Helioseismic Data Inclusion in Solar Dynamo Models

The Astrophysical Journal (Impact Factor: 6.28). 06/2009; 698:461-478. DOI: 10.1088/0004-637X/698/1/461
Source: arXiv

ABSTRACT An essential ingredient in kinematic dynamo models of the solar cycle is the internal velocity field within the simulation domain—the solar convection zone (SCZ). In the last decade or so, the field of helioseismology has revolutionized our understanding of this velocity field. In particular, the internal differential rotation of the Sun is now fairly well constrained by helioseismic observations almost throughout the SCZ. Helioseismology also gives us some information about the depth dependence of the meridional circulation in the near-surface layers of the Sun. The typical velocity inputs used in solar dynamo models, however, continue to be an analytic fit to the observed differential rotation profile and a theoretically constructed meridional circulation profile that is made to match the flow speed only at the solar surface. Here, we take the first steps toward the use of more accurate velocity fields in solar dynamo models by presenting methodologies for constructing differential rotation and meridional circulation profiles that more closely conform to the best observational constraints currently available. We also present kinematic dynamo simulations driven by direct helioseismic measurements for the rotation and four plausible profiles for the internal meridional circulation—all of which are made to match the helioseismically inferred near-surface depth dependence, but whose magnitudes are made to vary. We discuss how the results from these dynamo simulations compare with those that are driven by purely analytic fits to the velocity field.
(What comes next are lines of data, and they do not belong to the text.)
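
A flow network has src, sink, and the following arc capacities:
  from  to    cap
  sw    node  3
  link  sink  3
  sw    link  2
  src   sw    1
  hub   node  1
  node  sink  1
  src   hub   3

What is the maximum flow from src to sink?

Augment src→hub→node→sink: bottleneck 1. Total 1.
Augment src→sw→link→sink: bottleneck 1. Total 2.
No augmenting path remains in the residual graph.

2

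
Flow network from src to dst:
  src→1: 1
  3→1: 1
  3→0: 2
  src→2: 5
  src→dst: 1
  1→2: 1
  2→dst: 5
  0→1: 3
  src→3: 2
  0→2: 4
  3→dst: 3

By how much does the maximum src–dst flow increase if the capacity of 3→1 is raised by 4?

Original max flow = 8.
Edge 3→1 does not cross the min cut (source side {1, 2, src}), so extra capacity there cannot help.
New max flow = 8. Increase = 0.

0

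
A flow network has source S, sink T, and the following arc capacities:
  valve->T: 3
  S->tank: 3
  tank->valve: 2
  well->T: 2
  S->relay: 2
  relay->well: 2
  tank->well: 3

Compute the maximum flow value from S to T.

Augment S->relay->well->T: bottleneck 2. Total 2.
Augment S->tank->valve->T: bottleneck 2. Total 4.
No augmenting path remains in the residual graph.

4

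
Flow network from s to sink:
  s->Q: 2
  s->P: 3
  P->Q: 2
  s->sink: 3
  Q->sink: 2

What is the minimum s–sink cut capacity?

Max flow = 5 (via 2 augmenting paths).
In the residual at optimum, the set reachable from s is {P, Q, s}.
Cut edges: s->sink (cap 3), Q->sink (cap 2). Sum = 5.

5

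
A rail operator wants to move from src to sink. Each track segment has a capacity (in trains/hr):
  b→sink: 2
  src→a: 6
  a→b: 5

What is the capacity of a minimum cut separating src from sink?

2

Max flow = 2 (via 1 augmenting path).
In the residual at optimum, the set reachable from src is {a, b, src}.
Cut edges: b→sink (cap 2). Sum = 2.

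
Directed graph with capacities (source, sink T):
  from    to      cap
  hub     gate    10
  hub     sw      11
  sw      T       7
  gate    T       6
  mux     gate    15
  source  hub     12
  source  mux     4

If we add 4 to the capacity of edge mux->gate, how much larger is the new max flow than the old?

Original max flow = 13.
Edge mux->gate does not cross the min cut (source side {gate, hub, mux, source, sw}), so extra capacity there cannot help.
New max flow = 13. Increase = 0.

0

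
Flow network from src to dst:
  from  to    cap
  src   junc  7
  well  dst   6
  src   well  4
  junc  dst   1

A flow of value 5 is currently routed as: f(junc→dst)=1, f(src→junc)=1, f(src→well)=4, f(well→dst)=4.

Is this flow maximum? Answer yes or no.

Residual reachable from src: {junc, src}; dst is not reachable.
Saturated cut: src→well, junc→dst with total capacity 5 = current flow value. Flow is maximum.

Yes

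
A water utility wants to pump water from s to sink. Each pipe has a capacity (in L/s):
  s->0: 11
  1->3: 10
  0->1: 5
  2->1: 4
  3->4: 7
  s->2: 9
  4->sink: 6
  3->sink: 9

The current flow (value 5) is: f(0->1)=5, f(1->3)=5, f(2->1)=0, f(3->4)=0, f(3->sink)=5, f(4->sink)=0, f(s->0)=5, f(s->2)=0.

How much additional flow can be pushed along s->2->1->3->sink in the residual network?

4

Residual capacities along the path: s->2: 9, 2->1: 4, 1->3: 5, 3->sink: 4.
Minimum is 4.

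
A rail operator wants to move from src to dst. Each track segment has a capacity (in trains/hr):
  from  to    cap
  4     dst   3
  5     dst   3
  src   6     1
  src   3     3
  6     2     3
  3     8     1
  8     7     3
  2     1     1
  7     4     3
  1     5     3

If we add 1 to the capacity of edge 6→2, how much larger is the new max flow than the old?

0

Original max flow = 2.
Edge 6→2 does not cross the min cut (source side {3, src}), so extra capacity there cannot help.
New max flow = 2. Increase = 0.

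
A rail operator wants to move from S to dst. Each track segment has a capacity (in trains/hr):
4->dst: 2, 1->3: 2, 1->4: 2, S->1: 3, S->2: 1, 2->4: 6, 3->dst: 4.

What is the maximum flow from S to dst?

Augment S->2->4->dst: bottleneck 1. Total 1.
Augment S->1->4->dst: bottleneck 1. Total 2.
Augment S->1->3->dst: bottleneck 2. Total 4.
No augmenting path remains in the residual graph.

4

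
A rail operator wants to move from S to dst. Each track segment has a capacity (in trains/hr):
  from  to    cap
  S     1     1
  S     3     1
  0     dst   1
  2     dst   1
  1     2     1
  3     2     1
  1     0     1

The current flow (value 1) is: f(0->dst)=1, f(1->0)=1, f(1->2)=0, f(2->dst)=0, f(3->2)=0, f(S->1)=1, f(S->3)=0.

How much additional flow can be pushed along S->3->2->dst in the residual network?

1

Residual capacities along the path: S->3: 1, 3->2: 1, 2->dst: 1.
Minimum is 1.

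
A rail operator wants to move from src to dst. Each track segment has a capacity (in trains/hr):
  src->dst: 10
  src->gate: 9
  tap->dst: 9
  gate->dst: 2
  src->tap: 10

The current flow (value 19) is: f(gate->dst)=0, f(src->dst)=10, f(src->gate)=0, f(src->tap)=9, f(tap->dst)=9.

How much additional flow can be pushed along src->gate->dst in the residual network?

Residual capacities along the path: src->gate: 9, gate->dst: 2.
Minimum is 2.

2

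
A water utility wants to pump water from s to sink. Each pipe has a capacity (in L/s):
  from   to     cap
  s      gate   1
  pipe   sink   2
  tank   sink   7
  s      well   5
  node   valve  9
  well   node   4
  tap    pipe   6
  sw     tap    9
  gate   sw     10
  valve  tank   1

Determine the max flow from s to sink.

Augment s→well→node→valve→tank→sink: bottleneck 1. Total 1.
Augment s→gate→sw→tap→pipe→sink: bottleneck 1. Total 2.
No augmenting path remains in the residual graph.

2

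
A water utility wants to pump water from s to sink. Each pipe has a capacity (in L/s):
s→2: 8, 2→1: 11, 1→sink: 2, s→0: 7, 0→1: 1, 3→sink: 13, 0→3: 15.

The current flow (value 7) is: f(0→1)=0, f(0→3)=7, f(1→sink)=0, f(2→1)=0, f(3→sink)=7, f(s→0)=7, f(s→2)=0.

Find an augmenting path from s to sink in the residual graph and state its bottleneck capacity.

s→2→1→sink, bottleneck 2

Residual along s→2→1→sink: s→2: 8, 2→1: 11, 1→sink: 2.
Bottleneck = min = 2.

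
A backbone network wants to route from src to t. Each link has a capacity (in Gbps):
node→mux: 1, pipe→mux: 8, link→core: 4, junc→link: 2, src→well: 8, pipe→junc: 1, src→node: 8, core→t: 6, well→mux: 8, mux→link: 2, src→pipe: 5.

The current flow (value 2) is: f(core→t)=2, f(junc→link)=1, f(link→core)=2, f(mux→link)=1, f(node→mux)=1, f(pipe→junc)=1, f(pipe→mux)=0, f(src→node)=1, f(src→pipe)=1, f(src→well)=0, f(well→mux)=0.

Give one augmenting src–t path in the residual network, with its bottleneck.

src→pipe→mux→link→core→t, bottleneck 1

Residual along src→pipe→mux→link→core→t: src→pipe: 4, pipe→mux: 8, mux→link: 1, link→core: 2, core→t: 4.
Bottleneck = min = 1.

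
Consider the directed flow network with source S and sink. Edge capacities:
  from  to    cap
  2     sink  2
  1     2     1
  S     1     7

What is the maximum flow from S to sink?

1

Augment S→1→2→sink: bottleneck 1. Total 1.
No augmenting path remains in the residual graph.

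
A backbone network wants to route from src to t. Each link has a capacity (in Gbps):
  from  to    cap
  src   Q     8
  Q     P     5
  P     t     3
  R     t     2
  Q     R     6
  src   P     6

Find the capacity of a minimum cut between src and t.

Max flow = 5 (via 2 augmenting paths).
In the residual at optimum, the set reachable from src is {P, Q, R, src}.
Cut edges: R→t (cap 2), P→t (cap 3). Sum = 5.

5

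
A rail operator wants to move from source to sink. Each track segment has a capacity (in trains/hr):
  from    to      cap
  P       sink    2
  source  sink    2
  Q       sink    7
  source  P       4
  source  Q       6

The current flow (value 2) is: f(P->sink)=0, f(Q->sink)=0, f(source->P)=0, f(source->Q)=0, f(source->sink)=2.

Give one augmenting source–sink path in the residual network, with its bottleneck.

Residual along source->Q->sink: source->Q: 6, Q->sink: 7.
Bottleneck = min = 6.

source->Q->sink, bottleneck 6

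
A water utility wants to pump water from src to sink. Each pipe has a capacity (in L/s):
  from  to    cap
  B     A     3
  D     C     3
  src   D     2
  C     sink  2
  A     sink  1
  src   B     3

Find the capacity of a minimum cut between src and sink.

Max flow = 3 (via 2 augmenting paths).
In the residual at optimum, the set reachable from src is {A, B, src}.
Cut edges: src->D (cap 2), A->sink (cap 1). Sum = 3.

3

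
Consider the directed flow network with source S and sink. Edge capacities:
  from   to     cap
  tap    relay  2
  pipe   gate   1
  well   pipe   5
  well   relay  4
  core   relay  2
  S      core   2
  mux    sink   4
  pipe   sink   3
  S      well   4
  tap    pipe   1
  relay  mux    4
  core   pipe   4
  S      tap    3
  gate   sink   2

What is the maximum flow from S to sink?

Augment S->well->pipe->sink: bottleneck 3. Total 3.
Augment S->well->relay->mux->sink: bottleneck 1. Total 4.
Augment S->tap->pipe->gate->sink: bottleneck 1. Total 5.
Augment S->tap->relay->mux->sink: bottleneck 2. Total 7.
Augment S->core->relay->mux->sink: bottleneck 1. Total 8.
No augmenting path remains in the residual graph.

8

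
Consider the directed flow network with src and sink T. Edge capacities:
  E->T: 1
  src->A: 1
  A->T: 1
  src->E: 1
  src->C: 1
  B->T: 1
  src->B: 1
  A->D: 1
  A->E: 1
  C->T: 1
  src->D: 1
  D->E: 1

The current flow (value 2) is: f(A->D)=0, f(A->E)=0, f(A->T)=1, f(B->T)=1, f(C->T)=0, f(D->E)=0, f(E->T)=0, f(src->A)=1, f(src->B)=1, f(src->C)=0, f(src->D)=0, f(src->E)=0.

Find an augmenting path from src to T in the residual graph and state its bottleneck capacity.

src->C->T, bottleneck 1

Residual along src->C->T: src->C: 1, C->T: 1.
Bottleneck = min = 1.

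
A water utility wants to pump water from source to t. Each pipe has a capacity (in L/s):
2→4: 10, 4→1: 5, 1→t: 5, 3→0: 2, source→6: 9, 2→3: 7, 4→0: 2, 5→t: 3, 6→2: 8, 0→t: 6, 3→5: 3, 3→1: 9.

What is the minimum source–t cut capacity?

Max flow = 8 (via 3 augmenting paths).
In the residual at optimum, the set reachable from source is {6, source}.
Cut edges: 6→2 (cap 8). Sum = 8.

8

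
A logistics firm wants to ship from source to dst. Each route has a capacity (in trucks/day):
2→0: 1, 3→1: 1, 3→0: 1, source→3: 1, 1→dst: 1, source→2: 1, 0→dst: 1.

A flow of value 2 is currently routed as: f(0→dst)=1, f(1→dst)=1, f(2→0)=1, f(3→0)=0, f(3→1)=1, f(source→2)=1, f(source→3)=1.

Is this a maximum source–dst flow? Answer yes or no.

Residual reachable from source: {source}; dst is not reachable.
Saturated cut: source→2, source→3 with total capacity 2 = current flow value. Flow is maximum.

Yes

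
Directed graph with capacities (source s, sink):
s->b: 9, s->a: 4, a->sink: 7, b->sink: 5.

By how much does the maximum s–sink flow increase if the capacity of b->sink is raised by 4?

Original max flow = 9.
After raising cap(b->sink), augmenting paths through that edge carry 4 more units.
New max flow = 13. Increase = 4.

4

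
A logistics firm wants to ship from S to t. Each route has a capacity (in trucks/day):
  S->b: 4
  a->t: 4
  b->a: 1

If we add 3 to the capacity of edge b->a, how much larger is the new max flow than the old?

3

Original max flow = 1.
After raising cap(b->a), augmenting paths through that edge carry 3 more units.
New max flow = 4. Increase = 3.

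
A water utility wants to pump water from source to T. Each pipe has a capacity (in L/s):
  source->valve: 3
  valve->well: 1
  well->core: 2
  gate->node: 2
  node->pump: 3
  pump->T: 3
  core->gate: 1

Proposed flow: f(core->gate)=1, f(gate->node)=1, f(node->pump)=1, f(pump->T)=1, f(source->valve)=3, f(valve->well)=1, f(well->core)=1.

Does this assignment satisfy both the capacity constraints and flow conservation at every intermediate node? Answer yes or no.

Conservation fails at valve: inflow 3 ≠ outflow 1.

No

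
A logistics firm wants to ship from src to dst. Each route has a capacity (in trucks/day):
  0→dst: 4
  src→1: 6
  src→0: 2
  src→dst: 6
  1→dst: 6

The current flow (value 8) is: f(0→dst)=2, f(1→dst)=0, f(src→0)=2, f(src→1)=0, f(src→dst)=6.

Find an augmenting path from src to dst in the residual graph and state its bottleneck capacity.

src→1→dst, bottleneck 6

Residual along src→1→dst: src→1: 6, 1→dst: 6.
Bottleneck = min = 6.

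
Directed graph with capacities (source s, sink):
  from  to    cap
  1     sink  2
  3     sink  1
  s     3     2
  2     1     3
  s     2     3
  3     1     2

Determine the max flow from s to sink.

Augment s→3→sink: bottleneck 1. Total 1.
Augment s→3→1→sink: bottleneck 1. Total 2.
Augment s→2→1→sink: bottleneck 1. Total 3.
No augmenting path remains in the residual graph.

3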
Our results and analysis indicate that the latitudinal shear in the rotation in the bulk of the SCZ plays a more important role, than either the tachocline or surface radial shear, in the induction of the toroidal field. We also find that it is the speed of the equatorward counterflow in the meridional circulation right at the base of the SCZ, and not how far into the radiative interior it penetrates, that primarily determines the dynamo cycle period. Improved helioseismic constraints are expected to be available from future space missions such as the Solar Dynamics Observatory and through analysis of more long-term continuous data sets from ground-based instruments such as the Global Oscillation Network Group. Our analysis lays the basis for the assimilation of these helioseismic data within dynamo models to make future solar cycle simulations more realistic.